O convite ao 13º sentido
Posted on June 4, 2007 by Edgar Costa
Há músicas que nos prendem quando as ouvimos uma vez, por mero acaso. Como naquelas alturas em que estamos a conduzir ao fim do dia, mortinhos por chegar a casa, e a rádio passa aquela música que nos desperta do estado de letargia a que já nos tínhamos rendido. Qualquer um dos singles de “The Invitation”, álbum de estreia dos Thirteen Senses, tem esse efeito. “Into The Fire” é o expoente máximo desta teoria, sendo crível que seja a música mais conhecida do grupo. Os outros dois singles, “Thru The Glass” e “Do No Wrong”, apesar de não terem merecido tanta exposição mediática, rivalizam em termos de qualidade e de sensações proporcionadas com “Into The Fire”.

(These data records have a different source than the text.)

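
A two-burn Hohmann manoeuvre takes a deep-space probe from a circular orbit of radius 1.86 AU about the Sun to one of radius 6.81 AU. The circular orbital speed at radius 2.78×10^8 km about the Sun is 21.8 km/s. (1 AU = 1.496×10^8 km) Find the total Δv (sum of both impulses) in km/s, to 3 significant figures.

Δv = 9.45 km/s

From the circular-orbit relation v² = μ/r at r = 2.78×10^8 km: μ = v²r = (21.8)² × 2.78×10^8 = 1.32117×10^11 km³/s².
In km: r₁ = 1.86 × 1.496×10^8 = 2.78256×10^8 km; r₂ = 6.81 × 1.496×10^8 = 1.018776×10^9 km.
Transfer-ellipse semi-major axis a_t = (r₁ + r₂)/2 = (2.78256×10^8 + 1.018776×10^9)/2 = 6.48516×10^8 km.
Circular speed at r₁: v₁ = √(μ/r₁) = √(1.32117×10^11/2.78256×10^8) = 21.790 km/s.
Transfer-orbit speed at r₁ (v² = μ(2/r − 1/a)): v_p = √[μ(2/r₁ − 1/a_t)] = 27.311 km/s.
First burn Δv₁ = |v_p − v₁| = 5.521 km/s.
Circular speed at r₂: v₂ = √(μ/r₂) = 11.3878 km/s.
Transfer-orbit speed at r₂: v_a = √[μ(2/r₂ − 1/a_t)] = 7.45936 km/s.
Second burn Δv₂ = |v₂ − v_a| = 3.928 km/s.
Δv = Δv₁ + Δv₂ = 5.521 + 3.928 = 9.449 km/s.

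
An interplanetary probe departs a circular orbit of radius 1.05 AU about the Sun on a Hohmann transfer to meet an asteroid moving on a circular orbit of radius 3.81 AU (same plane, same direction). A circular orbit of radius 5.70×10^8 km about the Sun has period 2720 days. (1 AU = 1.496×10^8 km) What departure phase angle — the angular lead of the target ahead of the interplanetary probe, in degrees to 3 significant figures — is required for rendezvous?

φ = 88.3°

From Kepler's third law T² = 4π²r³/μ at r = 5.70×10^8 km, T = 2720 days = 2720 × 86400 s = 2.35008×10^8 s: μ = 4π²r³/T² = 1.32379×10^11 km³/s².
In km: r₁ = 1.05 × 1.496×10^8 = 1.5708×10^8 km; r₂ = 3.81 × 1.496×10^8 = 5.69976×10^8 km.
Transfer-ellipse semi-major axis a_t = (r₁ + r₂)/2 = (1.5708×10^8 + 5.69976×10^8)/2 = 3.63528×10^8 km.
The half-period of the transfer ellipse is t = π√(a_t³/μ) = 5.9848×10^7 s.
Target angular speed ω₂ = √(μ/r₂³) = 2.6738×10^-8 rad/s.
Angle swept by the target during transfer: ω₂·t = 1.6002 rad = 91.68°.
The interplanetary probe traverses 180° on the transfer ellipse, so the target must lead by 180° − 91.68° = 88.3°.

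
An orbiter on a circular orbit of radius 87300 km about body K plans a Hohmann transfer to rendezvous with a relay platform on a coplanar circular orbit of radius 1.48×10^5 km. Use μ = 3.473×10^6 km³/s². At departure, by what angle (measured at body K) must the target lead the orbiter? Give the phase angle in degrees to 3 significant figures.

The Hohmann ellipse has a_t = (r₁ + r₂)/2 = 1.1765×10^5 km.
Transfer time t = π√(a_t³/μ) = 68030 s.
Target angular speed ω₂ = √(μ/r₂³) = 3.273×10^-5 rad/s.
Angle swept by the target during transfer: ω₂·t = 2.227 rad = 127.6°.
The orbiter traverses 180° on the transfer ellipse, so the target must lead by 180° − 127.6° = 52.4°.

φ = 52.4°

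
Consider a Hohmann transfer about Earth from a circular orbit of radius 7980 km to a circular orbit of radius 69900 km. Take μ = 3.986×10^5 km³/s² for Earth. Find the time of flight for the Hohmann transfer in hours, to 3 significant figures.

Semi-major axis of the transfer orbit: a_t = (7980 + 69900)/2 = 38940 km.
Half the transfer-orbit period gives t = π√(a_t³/μ) = 38240 s.
Converting: 38240 s ÷ 3600 s/hour = 10.6 hours.

t = 10.6 hours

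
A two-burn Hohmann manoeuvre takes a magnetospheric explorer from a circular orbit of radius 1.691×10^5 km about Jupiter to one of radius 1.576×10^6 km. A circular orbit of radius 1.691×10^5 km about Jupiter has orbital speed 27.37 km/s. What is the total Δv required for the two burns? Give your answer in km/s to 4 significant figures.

From the circular-orbit relation v² = μ/r at r = 1.691×10^5 km: μ = v²r = (27.37)² × 1.691×10^5 = 1.26676×10^8 km³/s².
Semi-major axis of the transfer orbit: a_t = (1.691×10^5 + 1.576×10^6)/2 = 8.7255×10^5 km.
Circular speed at r₁: v₁ = √(μ/r₁) = √(1.26676×10^8/1.691×10^5) = 27.370 km/s.
Transfer-orbit speed at r₁ (v² = μ(2/r − 1/a)): v_p = √[μ(2/r₁ − 1/a_t)] = 36.784 km/s.
First burn Δv₁ = |v_p − v₁| = 9.414 km/s.
At r₂, v₂ = √(μ/r₂) = 8.9654 km/s.
Transfer-orbit speed at r₂: v_a = √[μ(2/r₂ − 1/a_t)] = 3.9468 km/s.
Second burn Δv₂ = |v₂ − v_a| = 5.019 km/s.
Total Δv = Δv₁ + Δv₂ = 14.43 km/s.

Δv = 14.43 km/s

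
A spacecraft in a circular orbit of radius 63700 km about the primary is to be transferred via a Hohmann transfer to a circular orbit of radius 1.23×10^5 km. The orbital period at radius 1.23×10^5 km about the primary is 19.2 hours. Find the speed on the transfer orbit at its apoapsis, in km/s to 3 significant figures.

From Kepler's third law T² = 4π²r³/μ at r = 1.23×10^5 km, T = 19.2 hours = 19.2 × 3600 s = 69120 s: μ = 4π²r³/T² = 1.53769×10^7 km³/s².
The Hohmann ellipse has a_t = (r₁ + r₂)/2 = 93350 km.
The apoapsis of the transfer ellipse is at r = 1.230×10^5 km.
From the vis-viva equation, v = √[μ(2/r − 1/a_t)] = 9.236 km/s.

v = 9.24 km/s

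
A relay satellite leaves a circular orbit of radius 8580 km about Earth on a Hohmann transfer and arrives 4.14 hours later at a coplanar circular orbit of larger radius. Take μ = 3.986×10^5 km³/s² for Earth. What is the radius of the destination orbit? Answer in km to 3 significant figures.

r₂ = 33000 km

Transfer time t = 4.14 hours = 14904 s, and t = π√(a_t³/μ).
So a_t = (μ t²/π²)^(1/3) = (3.986×10^5 × (14904)² / π²)^(1/3) = 20779 km.
Since a_t = (r₁ + r₂)/2, r₂ = 2a_t − r₁ = 2×20779 − 8580 = 32978 km.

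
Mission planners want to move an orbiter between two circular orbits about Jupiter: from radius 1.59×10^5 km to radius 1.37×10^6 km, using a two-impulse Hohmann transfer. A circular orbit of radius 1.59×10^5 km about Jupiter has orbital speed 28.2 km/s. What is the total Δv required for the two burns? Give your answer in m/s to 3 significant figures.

From the circular-orbit relation v² = μ/r at r = 1.59×10^5 km: μ = v²r = (28.2)² × 1.59×10^5 = 1.26443×10^8 km³/s².
The Hohmann ellipse has a_t = (r₁ + r₂)/2 = 7.645×10^5 km.
At r₁ the circular-orbit speed is v₁ = √(μ/r₁) = 28.20 km/s.
On the transfer ellipse at r₁, vis-viva gives v_p = √[μ(2/r₁ − 1/a_t)] = 37.75 km/s.
First burn Δv₁ = |v_p − v₁| = 9.550 km/s.
At r₂, v₂ = √(μ/r₂) = 9.607 km/s.
Transfer-orbit speed at r₂: v_a = √[μ(2/r₂ − 1/a_t)] = 4.381 km/s.
Second burn Δv₂ = |v₂ − v_a| = 5.226 km/s.
Δv = Δv₁ + Δv₂ = 9.550 + 5.226 = 14.78 km/s.

Δv = 14800 m/s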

Os Thirteen Senses, formados em 2003, são uma banda inglesa da Cornualha, e depois de “The Invitation”, lançado em 2004, já lançaram o álbum “Contact”, este mais recente, disponível desde Abril de 2007. A sonoridade dos ingleses soa a um Indie descomplexado e muito, muito calmo. A banda toca o rock ao de leve, vai beber inspiração ao pop, mas acaba por ficar numa das ramificações do indie; será de todas elas a mais calma, mas é claramente um estilo bastante alternativo.
O alinha
mento do disco poderia estar mais bem conseguido. A primeira faixa apresenta-nos “Into The Fire”, escolha esta, quanto a mim, bem pensada, pois consegue prender o ouvinte e deixá-lo com água na boca para o que vem a seguir. Com uma letra simples, uma sonoridade agradável e um ritmo simpático, esta música tem tudo para ficar no ouvido. Foi usada em várias séries, como “Anatomia de Grey”, “O Apelo – Tru Calling” e “ER – Serviço de Urgência”. A segunda faixa, “Thru The Glass”, deveria estar situada algures para o meio do álbum, entre a 5ª e a 6ª faixa, uma vez que as últimas melodias do álbum são demasiado lentas, demasiado paradas, demasiado desinteressantes. Não deixa, porém, de ser uma música cativante, principalmente pelo ritmo bastante original e movimentado – é, para mim, a melhor faixa do disco. Até final, ainda se deve destacar “Lead Us”, uma música que fala sobre oportunidades perdidas, que conta com uma aprazível sonoridade. As outras faixas, principalmente a partir da 9 e até à 11, deixam algo a desejar.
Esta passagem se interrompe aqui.